I went home from the hospital weighing 223 pounds. Despite exclusively breastfeeding my baby, my weight barely fluctuated. My eating while emotional tendency was probably helping that to remain that way too. I was a wreck. I loved my little girl from the get go but those hormones did a number on me. I could no longer blame the pregnancy on being fat. I was officially back on my own and back on the wagon.
My baby girl is 11 months old now. She has taught me more about myself than anything in the whole world. She loves me regardless of my waist size. She loves to nurse regardless of the appearance of my breasts. She loves her mommy, even if mommy doesn’t love herself. In the last four months, something inside of me clicked. I began understanding that if I don’t take care of this body, I won’t be able to care for her. Once she started crawling I knew I’d have to get into shape or else. I am now down to 185lbs, and I’m a work in progress. I appreciate my body for all the things it has allowed me to do, experience and all that it allows me to love.

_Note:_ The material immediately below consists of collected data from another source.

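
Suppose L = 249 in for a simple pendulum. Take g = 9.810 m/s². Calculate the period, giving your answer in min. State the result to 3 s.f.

T is given directly by: T = 2π√(L/g).
L = 249 in = 6.325 m; g = 9.810 m/s².
T = 5.045 s
5.045 s × (1 min / 60.00 s) = 0.08408 min

0.0841 min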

It’s high time for all mothers to love the bodies that made their babies. I am breaking out of this shell that other people in my life have put together for me, piece by piece, day by day. I refuse to allow myself a lesser standard of life just because I’m not thin. In the mean time I’m learning to take care of myself, to be healthier, and happier. I’m on a journey, and one day I’ll be able to say I’m at a healthier weight, but for now, I’m okay with being on this windy road, full of curves, bumps, and hills.